Türk mutfağında yemeklerin lezzeti kadar hikâyeleri de dikkat çekiyor. Perde pilavından menemenine kadar her yemek isminin bir hikâyesi bulunuyor. Hem sosyolojik açıdan hem de kültürel anlamda bize zenginlik katan yemekler, içinde kullanılan malzemelerle geçmiş zaman hakkında bizlere bilgi veriyor.
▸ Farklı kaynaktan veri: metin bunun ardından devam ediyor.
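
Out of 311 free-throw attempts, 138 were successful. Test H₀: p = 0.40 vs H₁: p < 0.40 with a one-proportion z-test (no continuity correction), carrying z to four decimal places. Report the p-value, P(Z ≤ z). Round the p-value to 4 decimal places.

p̂ = 138/311 = 0.44373.
SE₀ = √(0.40·0.60/311) = 0.027780.
z = (p̂ − p₀)/SE = (138/311 − 0.40)/0.027780 ≈ 1.5742.
p-value = P(Z ≤ z) with z = 1.5742 → 0.9423.

p-value = 0.9423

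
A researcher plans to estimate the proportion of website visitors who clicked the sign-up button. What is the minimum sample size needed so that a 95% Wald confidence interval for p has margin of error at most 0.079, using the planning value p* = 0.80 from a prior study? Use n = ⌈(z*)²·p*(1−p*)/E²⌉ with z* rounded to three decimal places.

n = 99

For 95% confidence, z* = 1.960.
p*(1−p*) = 0.1600.
(z*)²·p*(1−p*)/E² = 3.841600·0.1600/0.006241 = 98.487.
⌈98.487⌉ = 99.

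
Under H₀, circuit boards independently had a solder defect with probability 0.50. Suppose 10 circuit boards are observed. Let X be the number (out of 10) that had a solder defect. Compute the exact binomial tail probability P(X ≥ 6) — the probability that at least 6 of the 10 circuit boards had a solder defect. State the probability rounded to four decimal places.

X is binomial with n = 10 and p = 0.50.
P(X ≥ 6) = Σ_{j=6}^{10} C(10,j)·0.50^j·0.50^{10−j}.
= 0.205078 + 0.117188 + 0.043945 + 0.009766 + 0.000977 = 0.3770.

P = 0.3770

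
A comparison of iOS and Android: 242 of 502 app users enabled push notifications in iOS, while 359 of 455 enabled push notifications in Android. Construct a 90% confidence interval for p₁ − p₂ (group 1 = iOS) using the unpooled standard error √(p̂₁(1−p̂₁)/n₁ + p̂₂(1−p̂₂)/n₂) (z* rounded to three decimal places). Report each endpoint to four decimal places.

(-0.3553, -0.2586)

p̂₁ = 242/502 = 0.48207, p̂₂ = 359/455 = 0.78901; p̂₁ − p̂₂ = -0.30694.
Unpooled SE = √(p̂₁(1−p̂₁)/n₁ + p̂₂(1−p̂₂)/n₂) = √(0.000497368 + 0.000365874) = 0.029381.
The 90% critical value is z* = 1.645. Margin of error = 0.04833.
Interval: -0.30694 ± 0.04833 → (-0.3553, -0.2586).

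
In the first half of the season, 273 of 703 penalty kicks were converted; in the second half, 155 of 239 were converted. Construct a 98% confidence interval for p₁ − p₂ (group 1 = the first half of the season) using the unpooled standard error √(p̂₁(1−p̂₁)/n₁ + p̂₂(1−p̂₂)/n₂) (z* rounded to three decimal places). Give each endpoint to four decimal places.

(-0.3438, -0.1766)

p̂₁ = 0.38834, p̂₂ = 0.64854, so the observed difference is -0.26020.
Unpooled SE = √(p̂₁(1−p̂₁)/n₁ + p̂₂(1−p̂₂)/n₂) = √(0.000337882 + 0.000953712) = 0.035939.
The 98% critical value is z* = 2.326. Margin = 2.326·0.035939 = 0.08359.
So the interval runs from -0.3438 to -0.1766.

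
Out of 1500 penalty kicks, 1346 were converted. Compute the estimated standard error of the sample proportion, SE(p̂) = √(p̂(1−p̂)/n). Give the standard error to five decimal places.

Sample proportion p̂ = 1346/1500 = 0.89733.
p̂(1−p̂) = 0.89733·0.10267 = 0.092129.
SE = √(0.092129/1500) = 0.00784.

SE = 0.00784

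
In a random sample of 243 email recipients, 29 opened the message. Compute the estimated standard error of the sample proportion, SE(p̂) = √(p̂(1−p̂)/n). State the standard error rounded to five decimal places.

Sample proportion p̂ = 29/243 = 0.11934.
p̂(1−p̂) = 0.105098.
Dividing by n and taking the root: √0.000432502 = 0.02080.

SE = 0.02080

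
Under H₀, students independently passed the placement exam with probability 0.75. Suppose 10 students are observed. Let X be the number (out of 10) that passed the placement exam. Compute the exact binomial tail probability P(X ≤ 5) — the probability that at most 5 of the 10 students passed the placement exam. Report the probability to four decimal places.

X is binomial with n = 10 and p = 0.75.
P(X ≤ 5) = Σ_{j=0}^{5} C(10,j)·0.75^j·0.25^{10−j}.
= 0.000001 + 0.000029 + 0.000386 + 0.003090 + 0.016222 + 0.058399 = 0.0781.

P = 0.0781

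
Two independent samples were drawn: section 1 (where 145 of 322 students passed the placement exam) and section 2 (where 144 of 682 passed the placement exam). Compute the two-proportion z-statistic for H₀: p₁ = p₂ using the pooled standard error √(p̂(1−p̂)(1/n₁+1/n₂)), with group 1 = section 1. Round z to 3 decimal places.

z = 7.812

p̂₁ = 145/322 = 0.45031, p̂₂ = 144/682 = 0.21114.
Pooled p̂ = (145+144)/(322+682) = 289/1004 = 0.28785.
Pooled SE = √[0.2049918·0.00457187] ≈ 0.030614.
z = (p̂₁ − p̂₂)/SE = (0.45031 − 0.21114)/0.030614 = 0.23917/0.030614 = 7.812.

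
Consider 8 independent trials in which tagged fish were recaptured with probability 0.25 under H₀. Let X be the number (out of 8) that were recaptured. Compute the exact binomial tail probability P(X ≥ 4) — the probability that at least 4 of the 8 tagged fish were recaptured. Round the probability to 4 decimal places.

P = 0.1138

X ~ Binomial(n=8, p=0.25).
P(X ≥ 4) = Σ_{j=4}^{8} C(8,j)·0.25^j·0.75^{8−j}.
= 0.086517 + 0.023071 + 0.003845 + 0.000366 + 0.000015 = 0.1138.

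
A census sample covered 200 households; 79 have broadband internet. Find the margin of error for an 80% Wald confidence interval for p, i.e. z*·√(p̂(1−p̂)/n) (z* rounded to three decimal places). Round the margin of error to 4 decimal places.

ME = 0.0443

p̂ = 79/200 = 0.39500.
Standard error of p̂: √(0.238975/200) = √0.001194875 = 0.034567.
For 80% confidence, z* = 1.282.
So ME = 0.0443.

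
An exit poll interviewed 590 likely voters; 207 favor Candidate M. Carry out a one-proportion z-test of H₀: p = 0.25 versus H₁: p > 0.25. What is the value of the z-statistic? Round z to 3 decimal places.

z = 5.657

With x = 207 successes in n = 590, p̂ = 0.35085.
Under H₀, SE = √(p₀(1−p₀)/n) = √(0.25·0.75/590) = √0.000317797 = 0.017827.
Test statistic: z = 0.10085/0.017827 = 5.657.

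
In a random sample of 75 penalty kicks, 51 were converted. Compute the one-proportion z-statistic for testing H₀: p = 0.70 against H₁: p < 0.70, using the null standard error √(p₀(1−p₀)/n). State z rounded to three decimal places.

z = -0.378

With x = 51 successes in n = 75, p̂ = 0.68000.
Null standard error: √(0.70·0.30/75) = √0.002800000 = 0.052915.
z = (p̂ − p₀)/SE = (0.68000 − 0.70)/0.052915 = -0.378.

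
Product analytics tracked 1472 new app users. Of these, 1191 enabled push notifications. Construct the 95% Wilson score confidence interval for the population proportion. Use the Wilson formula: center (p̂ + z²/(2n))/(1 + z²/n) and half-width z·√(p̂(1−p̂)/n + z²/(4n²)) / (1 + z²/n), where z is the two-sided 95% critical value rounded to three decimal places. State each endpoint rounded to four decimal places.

Here p̂ = 1191/1472 = 0.80910 and z = 1.960 (z² = 3.841600).
Denominator 1 + z²/n = 1 + 3.841600/1472 = 1.002610.
Center = (0.80910 + 0.001305)/1.002610 = 0.80830.
Radicand: p̂(1−p̂)/n + z²/(4n²) = 0.000104929 + 0.000000443 = 0.000105372.
Half-width = z·√(radicand)/denom = 1.960·0.010265/1.002610 = 0.02007.
So the interval runs from 0.7882 to 0.8284.

(0.7882, 0.8284)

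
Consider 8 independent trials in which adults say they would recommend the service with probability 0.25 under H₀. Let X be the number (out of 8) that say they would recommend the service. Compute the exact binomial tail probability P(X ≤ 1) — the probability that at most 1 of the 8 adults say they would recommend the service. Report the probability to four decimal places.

X ~ Binomial(n=8, p=0.25).
P(X ≤ 1) = C(8,0)·0.25^0·0.75^8 + C(8,1)·0.25^1·0.75^7.
= 0.100113 + 0.266968 = 0.3671.

P = 0.3671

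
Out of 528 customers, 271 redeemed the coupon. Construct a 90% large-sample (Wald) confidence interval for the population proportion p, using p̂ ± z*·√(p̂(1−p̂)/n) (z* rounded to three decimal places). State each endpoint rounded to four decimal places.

(0.4775, 0.5490)

p̂ = 271/528 = 0.51326.
SE(p̂) = √(0.51326·0.48674/528) = 0.021752.
The 90% critical value is z* = 1.645.
Margin of error: 1.645 × 0.021752 = 0.03578.
CI: 0.51326 ± 0.03578 = (0.4775, 0.5490).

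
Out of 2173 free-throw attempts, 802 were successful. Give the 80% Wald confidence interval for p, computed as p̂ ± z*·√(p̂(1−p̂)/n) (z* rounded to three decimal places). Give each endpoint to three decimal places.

(0.356, 0.382)

The sample proportion is 802/2173 = 0.36908.
SE(p̂) = √(0.36908·0.63092/2173) = 0.010352.
For 80% confidence, z* = 1.282.
Margin of error: 1.282 × 0.010352 = 0.01327.
So the interval runs from 0.356 to 0.382.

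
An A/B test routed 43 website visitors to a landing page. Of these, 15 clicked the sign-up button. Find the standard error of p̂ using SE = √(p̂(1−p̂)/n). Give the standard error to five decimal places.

With x = 15 successes in n = 43, p̂ = 0.34884.
p̂(1−p̂) = 0.227151.
SE = √(0.227151/43) = √0.005282581 = 0.07268.

SE = 0.07268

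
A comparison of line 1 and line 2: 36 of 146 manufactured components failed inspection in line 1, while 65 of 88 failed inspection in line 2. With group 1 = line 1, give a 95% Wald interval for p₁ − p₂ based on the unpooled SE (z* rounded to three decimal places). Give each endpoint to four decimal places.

(-0.6075, -0.3767)

p̂₁ = 36/146 = 0.24658, p̂₂ = 65/88 = 0.73864; p̂₁ − p̂₂ = -0.49206.
Unpooled SE = √(p̂₁(1−p̂₁)/n₁ + p̂₂(1−p̂₂)/n₂) = √(0.001272438 + 0.002193781) = 0.058875.
The 95% critical value is z* = 1.960. Margin of error = 0.11539.
Interval: -0.49206 ± 0.11539 → (-0.6075, -0.3767).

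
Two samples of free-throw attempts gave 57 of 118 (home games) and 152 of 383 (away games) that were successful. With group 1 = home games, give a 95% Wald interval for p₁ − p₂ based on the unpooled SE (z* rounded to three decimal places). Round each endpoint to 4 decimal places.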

Akşam Gazetesi'nde Merve Yılmaz Oruç'un yaptığı habere göre yemeklerin hikâyeleri Türk mutfağının geçmişini yansıtıyor. İşte sofralarımıza gelen yemeklerin isimlerinin nereden geldiği ve birbirinden farklı hikâyeleri...
PERDE PİLAVI
Bir düğün yemeği olan perde pilavı, fes seklindeki bakır tencerelerde pişirilir ve Siirt’in en meşhur misafir yemeğidir. Yemeği oluşturan her malzeme evlilikle ilgili bir anlam içerir. Kayınvalide yeni geline el yapımı yufka ile kaplanmış pilavı verirken “Kızım bu ev artık senin de evin. Bu evin sorunlarını, sırlarını kendi sırrın, kendi sorununmuş gibi saklamalı ve kendi annen, baban dahi olsa kimseye belli etmemelisin.” demek istemektedir. Böylelikle valide, pilavın yufkasını gelinin manevi bağlılığıyla bağdaştırır. Pilavda kullanılan pirinç taneleri bolluk ve bereketin simgesidir. Pilavın iç malzemesinde kullanılan bademler erkek torun, dolmalık fıstıklar ise kız torun hasretini temsil eder. Kuş üzümleri sağlığı, acı ve tatlı baharatlar ise hayatın acı ve tatlı günlerini sembolize eder.
HÖŞMERİM
Rivayete göre, savaşın başlaması üzerine erini cepheye yolcu eden gelin dönmesini bekler. Fakat savaş bitip aradan uzun zaman geçmesine rağmen eri geri dönmez. Gelin, erinin şehit düştüğünü düşünür ama eri savaşta yaralandığı için köyüne geri dönememiştir. Bütün ümitleri kesilen gelin her gün yaptığı gibi ellerinde kalan tek ineğin sütüyle peynir mayalar. Peyniri mayalarken aniden kapı çalınır ve kapıyı açan gelinin karşısında yıllardır görmediği eri duruyordur. Gelin hayat arkadaşını birden karşısında görünce sevinir. Telaşla ona bir sofra hazırlamaya karar verir. Ne yapsam diye düşünürken taze peynirin içine yumurta, şeker ve irmik katarak ateşte pişirmeye başlar. Yaptığını erine sunar ve biraz yemesini bekledikten sonra merakla “Hoş mu erim? Hoş mu erim?” diye sorar. Yemeği beğenen eri memnuniyetle eşini takdir eder. Böylece bu meşhur tatlı zamanla “Höşmerim” adını alır.
MENEMEN
Çiğ köfte, Adıyaman’ın mı Şanlıurfa’nın mı? Etli Ekmek Konya’nın mı Kastamonu’nun mu? Baklava Türklerin mi Yunanların mı? Yaptığı araştırmalarla bu türden kafa karışıklıklarına da çözüm getirmeyi amaçlayan Buldu, “Aldığım geri dönüşlerden anlıyorum ki hikâyeleri merak eden sadece ben değilmişim” diyor. Buldu’ya gün içerisinde birçok yemek ismi atıp hikâyesini soranlar da oluyor. Yaklaşık 100 yemeğin sırada beklediğini belirten Buldu en çok baklava, aşure, pizza, şekerparenin merak edildiğini dile getiriyor. Bu zamana kadar yaptığı araştırmalarda tarihi kendisini en çok etkileyen yemeğin Menemen olduğunu dile getiren Buldu, Menemen’in, İzmir’in Menemen ilçesine mübadele ile göç eden Girit Türkleri ile Menemen halkının arasında oluşan etkileşimden ortaya çıktığını anlatıyor.